The training then resumed, said Spohr, and he started to work as a co-pilot for Germanwings since 2013.
Police searched the co-pilot's home in Montabaur, Germany, leaving with large blue bags of evidence and a computer. A man was led out of the building, shielded by police holding up jackets.
The scenario stunned the aviation world. Within hours of the prosecutors' announcement, several airlines responded by immediately changing their rules to require a second crew member to be in the cockpit at all times. That is already compulsory in the United States but not in Europe.

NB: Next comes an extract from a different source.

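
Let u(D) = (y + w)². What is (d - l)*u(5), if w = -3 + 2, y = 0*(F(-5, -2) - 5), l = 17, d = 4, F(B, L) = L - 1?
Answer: -13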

Canada said it would now require it of all its airlines. EasyJet, Norwegian Air Shuttle and Air Berlin were among other carriers that swiftly announced such policies.
Among those that didn't was Germanwings parent company Lufthansa, whose CEO said he thought it was unnecessary. But the airline came under swift pressure on social media to make such a change and later said it would discuss it with others in the industry.
French and German officials said there was no indication Lubitz was a terrorist but offered no rival theories to explain his actions. Acquaintances described him as an affable young man who had given no sign of harmful intent.
Lubitz acted "for a reason we cannot fathom right now but which looks like intent to destroy this aircraft", Marseille prosecutor Brice Robin said.